Thorac Cardiovasc Surg 2018; 66(06): 425
DOI: 10.1055/s-0038-1669912
Editorial
Georg Thieme Verlag KG Stuttgart · New York

Alt(ernative) Metrics

Markus K. Heinemann
1   Department of Cardiac, Thoracic and Vascular Surgery, Universitaetsmedizin Mainz, Mainz, Germany
› Author Affiliations
Further Information

Publication History

Publication Date:
04 September 2018 (online)

When reading British literature published before 1971 one will encounter strange expressions for monetary units such as “farthing” or “florin” or, perhaps more familiar, “sixpence” or “shilling.” On February 15th of that year the United Kingdom changed its currency from the century-old duodecimal to the universally much more popular (because easier to calculate) decimal system. The new monetary metrics were introduced with the help of a huge marketing campaign including pop songs, children's games, and TV spots. “Penny/pence” and the “pound” have survived into our more modern times, all other denominations were lost. In the former system one pound consisted of 240 pence, with 12 pence amounting to one shilling and 20 of those to one pound again. Prices were accordingly denoted in a tripartite matter derived from ancient Latin: £/s/d = librum (pound)/solidus/denarius. So when you bought the last Beatles album, Let It Be, upon its first release as a stately box-set on May 8th 1970, its UK retail price was then listed as “£2/19s/11d” – a nonsensical sum one penny less than £3. Those were the days.

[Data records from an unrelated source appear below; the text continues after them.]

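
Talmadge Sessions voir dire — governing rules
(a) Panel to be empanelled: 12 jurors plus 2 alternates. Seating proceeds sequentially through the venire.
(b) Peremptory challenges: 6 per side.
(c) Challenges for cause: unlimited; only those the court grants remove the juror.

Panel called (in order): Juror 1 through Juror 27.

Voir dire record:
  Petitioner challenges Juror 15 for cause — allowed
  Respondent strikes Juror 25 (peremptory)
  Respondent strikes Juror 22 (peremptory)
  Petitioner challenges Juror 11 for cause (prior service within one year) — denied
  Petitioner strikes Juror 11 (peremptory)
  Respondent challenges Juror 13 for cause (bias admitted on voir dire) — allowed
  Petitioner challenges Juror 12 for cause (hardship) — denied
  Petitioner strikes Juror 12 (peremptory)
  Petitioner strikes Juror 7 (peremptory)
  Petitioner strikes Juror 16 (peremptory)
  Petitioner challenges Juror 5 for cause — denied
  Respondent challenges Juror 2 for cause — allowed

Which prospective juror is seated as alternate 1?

20

Removed: #2, #7, #11, #12, #13, #15, #16, #22, #25. (#5 stays — for-cause denied.)
Filling seats in venire order through position 13: #1, #3, #4, #5, #6, #8, #9, #10, #14, #17, #18, #19, #20.
So alternate 1 is #20.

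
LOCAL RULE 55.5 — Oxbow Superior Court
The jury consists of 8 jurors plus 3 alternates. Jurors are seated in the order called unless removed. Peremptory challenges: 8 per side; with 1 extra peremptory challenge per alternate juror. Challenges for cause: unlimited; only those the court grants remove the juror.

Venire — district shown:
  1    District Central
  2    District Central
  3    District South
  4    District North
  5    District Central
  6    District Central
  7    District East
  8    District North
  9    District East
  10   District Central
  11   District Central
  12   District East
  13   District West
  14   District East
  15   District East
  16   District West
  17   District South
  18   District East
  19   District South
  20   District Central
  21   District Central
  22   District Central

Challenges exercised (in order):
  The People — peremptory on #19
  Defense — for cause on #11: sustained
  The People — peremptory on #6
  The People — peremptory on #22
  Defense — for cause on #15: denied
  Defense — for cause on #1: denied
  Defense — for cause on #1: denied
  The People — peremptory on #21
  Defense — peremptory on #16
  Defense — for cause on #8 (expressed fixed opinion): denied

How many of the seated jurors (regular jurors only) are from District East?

Removed: #6, #11, #16, #19, #21, #22.
Seated jurors 1–8: #1, #2, #3, #4, #5, #7, #8, #9 (alternates #10, #12, #13 not counted).
Of those, in District East: #7, #9 → 2.

2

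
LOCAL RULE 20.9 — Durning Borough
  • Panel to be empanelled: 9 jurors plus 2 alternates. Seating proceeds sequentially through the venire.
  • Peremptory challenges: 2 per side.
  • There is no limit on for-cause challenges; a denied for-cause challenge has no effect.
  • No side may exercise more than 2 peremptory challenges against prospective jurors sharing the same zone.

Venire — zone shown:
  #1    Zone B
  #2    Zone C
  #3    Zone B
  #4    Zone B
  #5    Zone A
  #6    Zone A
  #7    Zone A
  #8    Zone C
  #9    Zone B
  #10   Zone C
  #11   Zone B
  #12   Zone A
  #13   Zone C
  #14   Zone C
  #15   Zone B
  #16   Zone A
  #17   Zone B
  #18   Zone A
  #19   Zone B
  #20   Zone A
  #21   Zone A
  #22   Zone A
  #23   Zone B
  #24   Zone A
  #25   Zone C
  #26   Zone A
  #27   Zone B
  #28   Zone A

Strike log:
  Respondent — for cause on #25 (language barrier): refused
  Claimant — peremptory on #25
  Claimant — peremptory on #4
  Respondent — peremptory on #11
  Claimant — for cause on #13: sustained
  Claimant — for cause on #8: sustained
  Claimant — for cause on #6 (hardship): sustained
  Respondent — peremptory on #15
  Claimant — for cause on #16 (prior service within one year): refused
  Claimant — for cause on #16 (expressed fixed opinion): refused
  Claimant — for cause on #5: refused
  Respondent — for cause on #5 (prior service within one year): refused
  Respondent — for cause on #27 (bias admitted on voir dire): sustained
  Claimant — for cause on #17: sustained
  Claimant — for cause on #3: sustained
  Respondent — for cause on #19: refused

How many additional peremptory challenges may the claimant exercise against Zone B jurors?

Claimant peremptories so far: #25, #4 — 2 of 2 used, 0 left overall.
Against Zone B: #4 — 1 used; per-zone cap 2 leaves 1.
Binding limit: min(0, 1) = 0.

0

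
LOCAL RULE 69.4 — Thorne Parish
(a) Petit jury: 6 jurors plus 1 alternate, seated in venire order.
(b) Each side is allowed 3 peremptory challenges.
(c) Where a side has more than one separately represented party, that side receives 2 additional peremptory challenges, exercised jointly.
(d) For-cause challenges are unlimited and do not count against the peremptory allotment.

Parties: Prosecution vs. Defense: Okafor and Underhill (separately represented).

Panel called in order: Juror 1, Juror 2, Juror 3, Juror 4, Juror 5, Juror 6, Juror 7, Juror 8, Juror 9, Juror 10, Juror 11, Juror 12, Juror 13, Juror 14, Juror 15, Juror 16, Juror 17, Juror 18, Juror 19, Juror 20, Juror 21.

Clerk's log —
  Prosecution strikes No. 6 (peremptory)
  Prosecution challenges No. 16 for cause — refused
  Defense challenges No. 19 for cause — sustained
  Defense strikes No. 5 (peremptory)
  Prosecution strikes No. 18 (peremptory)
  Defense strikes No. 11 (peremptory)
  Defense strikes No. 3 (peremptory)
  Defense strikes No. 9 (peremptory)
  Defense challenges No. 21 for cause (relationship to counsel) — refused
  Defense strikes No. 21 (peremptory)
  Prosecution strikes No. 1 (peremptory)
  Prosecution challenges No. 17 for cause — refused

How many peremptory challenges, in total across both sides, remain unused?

0

Prosecution allotment: 3. Defense allotment: 3 base + 2 multi-party = 5.
Prosecution peremptories used: #6, #18, #1 — 3 (for-cause on #16, #17 don't count).
Defense peremptories used: #5, #11, #3, #9, #21 — 5 (for-cause on #19, #21 don't count).
Remaining: (3 − 3) + (5 − 5) = 0.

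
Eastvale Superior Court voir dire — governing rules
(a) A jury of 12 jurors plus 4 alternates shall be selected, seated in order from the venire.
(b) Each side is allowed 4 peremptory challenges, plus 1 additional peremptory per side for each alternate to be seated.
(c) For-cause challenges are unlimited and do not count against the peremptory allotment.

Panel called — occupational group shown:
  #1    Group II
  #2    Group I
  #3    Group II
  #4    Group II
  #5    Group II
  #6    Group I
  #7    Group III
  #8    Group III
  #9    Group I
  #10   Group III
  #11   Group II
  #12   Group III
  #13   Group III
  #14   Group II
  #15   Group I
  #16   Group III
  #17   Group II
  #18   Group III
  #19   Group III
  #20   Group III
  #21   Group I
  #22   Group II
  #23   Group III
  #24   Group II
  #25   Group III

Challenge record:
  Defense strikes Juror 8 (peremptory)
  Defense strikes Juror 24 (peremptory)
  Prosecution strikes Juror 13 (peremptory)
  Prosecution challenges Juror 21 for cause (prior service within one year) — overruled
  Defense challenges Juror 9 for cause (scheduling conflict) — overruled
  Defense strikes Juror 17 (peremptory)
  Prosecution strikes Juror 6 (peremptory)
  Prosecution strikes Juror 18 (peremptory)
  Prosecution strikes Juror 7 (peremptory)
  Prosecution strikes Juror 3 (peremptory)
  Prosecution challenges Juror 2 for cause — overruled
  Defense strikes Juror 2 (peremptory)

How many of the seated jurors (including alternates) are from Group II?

Removed: #2, #3, #6, #7, #8, #13, #17, #18, #24.
Seated (16 incl. alternates): #1, #4, #5, #9, #10, #11, #12, #14, #15, #16, #19, #20, #21, #22, #23, #25.
Of those, in Group II: #1, #4, #5, #11, #14, #22 → 6.

6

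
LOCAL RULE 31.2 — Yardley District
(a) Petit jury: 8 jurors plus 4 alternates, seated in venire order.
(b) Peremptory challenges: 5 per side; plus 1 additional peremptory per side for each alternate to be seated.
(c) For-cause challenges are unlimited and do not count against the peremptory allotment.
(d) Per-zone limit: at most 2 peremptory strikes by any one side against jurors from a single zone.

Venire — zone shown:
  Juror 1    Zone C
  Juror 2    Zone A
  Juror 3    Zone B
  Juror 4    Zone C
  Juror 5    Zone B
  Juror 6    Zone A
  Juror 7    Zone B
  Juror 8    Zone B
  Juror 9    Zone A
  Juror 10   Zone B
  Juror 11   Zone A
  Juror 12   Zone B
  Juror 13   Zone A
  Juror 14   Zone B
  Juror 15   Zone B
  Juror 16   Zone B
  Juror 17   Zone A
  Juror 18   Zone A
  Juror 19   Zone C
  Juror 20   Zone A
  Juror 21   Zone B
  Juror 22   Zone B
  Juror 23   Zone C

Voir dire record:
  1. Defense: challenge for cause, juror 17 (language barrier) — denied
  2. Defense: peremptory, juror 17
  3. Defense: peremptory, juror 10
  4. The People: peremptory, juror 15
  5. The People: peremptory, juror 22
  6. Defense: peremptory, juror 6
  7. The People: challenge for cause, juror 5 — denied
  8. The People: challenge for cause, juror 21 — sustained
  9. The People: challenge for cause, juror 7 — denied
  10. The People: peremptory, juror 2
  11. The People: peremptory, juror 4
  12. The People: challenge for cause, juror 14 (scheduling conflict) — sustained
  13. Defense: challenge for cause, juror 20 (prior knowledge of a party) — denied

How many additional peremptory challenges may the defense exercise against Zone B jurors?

1

Defense peremptories so far: #17, #10, #6 — 3 of 9 used, 6 left overall.
Against Zone B: #10 — 1 used; per-zone cap 2 leaves 1.
Binding limit: min(6, 1) = 1.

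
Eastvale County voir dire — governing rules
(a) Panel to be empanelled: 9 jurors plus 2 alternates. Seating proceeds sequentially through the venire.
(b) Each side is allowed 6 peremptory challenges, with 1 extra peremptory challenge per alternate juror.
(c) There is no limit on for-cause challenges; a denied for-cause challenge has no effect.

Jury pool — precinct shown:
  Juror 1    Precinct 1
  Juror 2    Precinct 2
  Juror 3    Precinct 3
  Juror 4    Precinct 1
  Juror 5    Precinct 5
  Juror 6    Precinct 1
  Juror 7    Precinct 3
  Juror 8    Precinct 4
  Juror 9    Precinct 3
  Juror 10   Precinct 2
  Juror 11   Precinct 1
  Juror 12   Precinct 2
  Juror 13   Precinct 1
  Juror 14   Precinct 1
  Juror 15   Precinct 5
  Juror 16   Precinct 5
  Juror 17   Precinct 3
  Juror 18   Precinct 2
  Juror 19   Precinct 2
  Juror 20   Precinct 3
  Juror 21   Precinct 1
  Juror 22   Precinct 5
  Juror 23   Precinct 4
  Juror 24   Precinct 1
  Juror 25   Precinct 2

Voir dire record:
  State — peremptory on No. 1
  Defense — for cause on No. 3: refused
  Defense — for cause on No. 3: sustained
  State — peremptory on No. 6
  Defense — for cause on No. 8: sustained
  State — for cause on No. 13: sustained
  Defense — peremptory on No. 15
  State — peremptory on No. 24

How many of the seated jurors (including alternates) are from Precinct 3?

Removed: #1, #3, #6, #8, #13, #15, #24.
Seated (11 incl. alternates): #2, #4, #5, #7, #9, #10, #11, #12, #14, #16, #17.
Of those, in Precinct 3: #7, #9, #17 → 3.

3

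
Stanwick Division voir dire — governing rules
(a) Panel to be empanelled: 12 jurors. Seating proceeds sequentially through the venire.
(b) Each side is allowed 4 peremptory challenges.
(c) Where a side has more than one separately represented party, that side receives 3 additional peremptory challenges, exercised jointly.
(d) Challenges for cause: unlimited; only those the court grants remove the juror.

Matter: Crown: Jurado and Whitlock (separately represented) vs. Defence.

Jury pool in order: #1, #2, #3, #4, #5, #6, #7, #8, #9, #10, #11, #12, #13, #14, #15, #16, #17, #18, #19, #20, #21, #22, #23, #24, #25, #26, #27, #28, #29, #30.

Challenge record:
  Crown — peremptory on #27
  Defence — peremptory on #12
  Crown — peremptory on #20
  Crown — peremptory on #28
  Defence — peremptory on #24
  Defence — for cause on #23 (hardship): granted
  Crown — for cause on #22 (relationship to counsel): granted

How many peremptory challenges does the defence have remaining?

Defence allotment: 4.
Defence peremptories used: #12, #24 — 2 (the for-cause on #23 doesn't count).
Remaining: 4 − 2 = 2.

2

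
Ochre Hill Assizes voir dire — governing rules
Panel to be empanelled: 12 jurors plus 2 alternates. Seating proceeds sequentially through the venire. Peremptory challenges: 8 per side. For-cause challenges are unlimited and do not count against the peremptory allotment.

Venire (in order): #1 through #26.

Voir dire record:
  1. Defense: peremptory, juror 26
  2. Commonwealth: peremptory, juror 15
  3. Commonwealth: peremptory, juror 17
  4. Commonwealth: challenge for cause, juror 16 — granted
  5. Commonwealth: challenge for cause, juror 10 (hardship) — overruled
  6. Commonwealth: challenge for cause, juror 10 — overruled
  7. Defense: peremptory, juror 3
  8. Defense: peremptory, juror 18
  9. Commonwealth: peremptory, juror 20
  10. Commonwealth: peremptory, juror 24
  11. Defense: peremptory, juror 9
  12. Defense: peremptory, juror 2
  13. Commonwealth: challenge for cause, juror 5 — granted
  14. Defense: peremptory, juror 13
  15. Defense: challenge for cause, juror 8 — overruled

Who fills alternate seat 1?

23

Removed: #2, #3, #5, #9, #13, #15, #16, #17, #18, #20, #24, #26. (#8, #10 stay — for-cause denied.)
Seating in order: seats 1–12 → #1, #4, #6, #7, #8, #10, #11, #12, #14, #19, #21, #22; alternates → #23, #25.
So alternate 1 is #23.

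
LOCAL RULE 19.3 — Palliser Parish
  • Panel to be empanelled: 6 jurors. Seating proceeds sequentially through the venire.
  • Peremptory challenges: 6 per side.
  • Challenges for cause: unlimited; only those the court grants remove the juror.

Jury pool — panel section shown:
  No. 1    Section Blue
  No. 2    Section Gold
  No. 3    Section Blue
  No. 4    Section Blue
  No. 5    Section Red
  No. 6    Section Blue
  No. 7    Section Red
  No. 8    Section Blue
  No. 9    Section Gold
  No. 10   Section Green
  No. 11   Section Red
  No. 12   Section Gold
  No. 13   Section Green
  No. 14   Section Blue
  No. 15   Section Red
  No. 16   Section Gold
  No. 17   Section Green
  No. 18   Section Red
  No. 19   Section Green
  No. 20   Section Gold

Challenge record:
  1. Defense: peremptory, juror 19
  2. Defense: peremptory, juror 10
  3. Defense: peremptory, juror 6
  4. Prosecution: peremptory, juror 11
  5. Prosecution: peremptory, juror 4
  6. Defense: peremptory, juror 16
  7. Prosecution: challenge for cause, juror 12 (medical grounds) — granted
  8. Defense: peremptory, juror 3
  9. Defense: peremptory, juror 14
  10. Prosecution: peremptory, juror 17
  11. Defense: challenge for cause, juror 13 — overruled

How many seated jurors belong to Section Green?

0

Removed: #3, #4, #6, #10, #11, #12, #14, #16, #17, #19.
Seated jurors 1–6: #1, #2, #5, #7, #8, #9.
None of those are in Section Green → 0.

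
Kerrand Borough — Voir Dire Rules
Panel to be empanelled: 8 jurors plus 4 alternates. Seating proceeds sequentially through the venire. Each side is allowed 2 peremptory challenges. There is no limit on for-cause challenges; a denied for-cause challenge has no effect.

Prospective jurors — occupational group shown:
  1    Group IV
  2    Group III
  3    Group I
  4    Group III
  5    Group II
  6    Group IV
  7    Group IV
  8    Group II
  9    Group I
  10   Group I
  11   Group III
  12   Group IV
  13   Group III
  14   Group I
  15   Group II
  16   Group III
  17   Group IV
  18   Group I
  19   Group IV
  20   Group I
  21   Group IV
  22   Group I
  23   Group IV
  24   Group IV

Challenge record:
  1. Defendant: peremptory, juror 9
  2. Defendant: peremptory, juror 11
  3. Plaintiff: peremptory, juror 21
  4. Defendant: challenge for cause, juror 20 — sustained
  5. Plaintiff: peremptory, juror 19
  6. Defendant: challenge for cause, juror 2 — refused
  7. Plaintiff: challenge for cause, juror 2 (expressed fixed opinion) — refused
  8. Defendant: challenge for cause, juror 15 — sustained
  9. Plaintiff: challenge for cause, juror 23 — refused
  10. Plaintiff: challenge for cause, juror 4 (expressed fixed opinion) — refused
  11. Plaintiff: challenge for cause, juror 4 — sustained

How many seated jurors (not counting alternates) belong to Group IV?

Removed: #4, #9, #11, #15, #19, #20, #21.
Seated jurors 1–8: #1, #2, #3, #5, #6, #7, #8, #10 (alternates #12, #13, #14, #16 not counted).
Of those, in Group IV: #1, #6, #7 → 3.

3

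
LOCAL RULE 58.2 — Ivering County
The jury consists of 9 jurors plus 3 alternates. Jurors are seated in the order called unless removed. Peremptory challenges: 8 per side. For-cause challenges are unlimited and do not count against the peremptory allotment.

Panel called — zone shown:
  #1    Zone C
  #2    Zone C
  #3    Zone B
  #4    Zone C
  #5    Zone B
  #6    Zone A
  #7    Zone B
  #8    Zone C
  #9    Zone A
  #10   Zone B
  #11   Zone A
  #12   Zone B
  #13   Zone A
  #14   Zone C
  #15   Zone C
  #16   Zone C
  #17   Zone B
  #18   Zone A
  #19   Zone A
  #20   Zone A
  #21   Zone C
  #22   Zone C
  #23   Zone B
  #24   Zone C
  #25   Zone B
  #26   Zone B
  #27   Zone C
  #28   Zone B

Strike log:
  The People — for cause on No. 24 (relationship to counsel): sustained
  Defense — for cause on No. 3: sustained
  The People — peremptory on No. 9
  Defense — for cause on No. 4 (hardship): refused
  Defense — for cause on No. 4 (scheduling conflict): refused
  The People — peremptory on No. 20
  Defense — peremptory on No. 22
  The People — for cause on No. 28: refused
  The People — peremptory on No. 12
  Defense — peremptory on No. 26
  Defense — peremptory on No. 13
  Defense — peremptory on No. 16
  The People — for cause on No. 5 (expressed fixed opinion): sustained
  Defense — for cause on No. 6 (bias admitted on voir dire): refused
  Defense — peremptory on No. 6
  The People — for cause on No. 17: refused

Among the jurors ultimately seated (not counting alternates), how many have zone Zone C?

Removed: #3, #5, #6, #9, #12, #13, #16, #20, #22, #24, #26.
Seated jurors 1–9: #1, #2, #4, #7, #8, #10, #11, #14, #15 (alternates #17, #18, #19 not counted).
Of those, in Zone C: #1, #2, #4, #8, #14, #15 → 6.

6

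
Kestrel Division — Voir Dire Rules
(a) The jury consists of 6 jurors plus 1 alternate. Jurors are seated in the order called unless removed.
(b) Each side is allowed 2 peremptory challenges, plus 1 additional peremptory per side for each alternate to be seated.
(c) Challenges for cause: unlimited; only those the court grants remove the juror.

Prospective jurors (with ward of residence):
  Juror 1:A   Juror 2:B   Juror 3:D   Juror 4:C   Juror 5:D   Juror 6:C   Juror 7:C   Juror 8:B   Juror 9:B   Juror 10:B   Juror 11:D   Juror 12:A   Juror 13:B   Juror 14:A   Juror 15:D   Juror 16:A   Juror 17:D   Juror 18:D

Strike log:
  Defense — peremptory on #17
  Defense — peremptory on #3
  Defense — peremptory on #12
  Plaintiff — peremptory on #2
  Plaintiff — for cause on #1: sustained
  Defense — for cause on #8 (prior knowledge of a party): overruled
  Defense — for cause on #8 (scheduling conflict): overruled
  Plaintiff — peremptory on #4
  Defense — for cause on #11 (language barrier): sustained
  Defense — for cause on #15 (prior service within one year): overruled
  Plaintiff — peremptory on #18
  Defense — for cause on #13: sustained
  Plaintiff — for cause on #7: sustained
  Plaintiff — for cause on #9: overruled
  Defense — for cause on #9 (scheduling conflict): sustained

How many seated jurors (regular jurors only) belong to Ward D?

2

Removed: #1, #2, #3, #4, #7, #9, #11, #12, #13, #17, #18.
Seated jurors 1–6: #5, #6, #8, #10, #14, #15 (alternates #16 not counted).
Of those, in Ward D: #5, #15 → 2.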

Sort of a currency in scientific publishing is the seemingly ever-lasting Journal Impact Factor (JIF), with every publisher and author craving for ever-higher values. In the modest range of highly specialized journals to which The Thoracic and Cardiovascular Surgeon belongs, a step-up from 1.424 to 1.536 as recently experienced is very satisfactory but not considered inflationary – always the danger with numerically increasing values not backed by solid gold any more.

Without going into the debate about the use and abuse of the JIF yet again, it is still worth noticing that more present-day metrics have entered the market. A fascinating one is propagated by a company aptly called “Altmetric” (www.altmetric.com). Its colorful, doughnut-shaped symbols are increasingly seen on journal and article websites. They graphically depict the “attention and online discussion surrounding your scholarly content” by measuring reception of a scientific article in the (social) media such as news outlets, blogs, Twitter, Facebook, Wikipedia, Google, and the like. On the related details page it will show “all of the original shares and mentions for a research output,” the theory being that the wider an article is spread the more likely it will be cited in the scientific closed shop JIF community in the end. So it is basically all about the attention created and the dissemination achieved, and by nature it is instantly available and constantly changing. The Altmetric Score must be seen as complementary to the traditional “bibliometrics” and, of course, it has all their usual drawbacks too, such as the potential for manipulation.

Nevertheless, in these rapidly changing times our reading habits have become different, and the channels through which many of our readers communicate simply did not exist ten years ago. Any information about the perception of a journal is valuable. The Thoracic and Cardiovascular Surgeon will therefore concentrate more on these alternative metrics to keep satisfying its clientele's demands.

Let It Be, by the way, is meanwhile available from £ 6.00 – and that is just one lonely CD, no box-set, no nothing.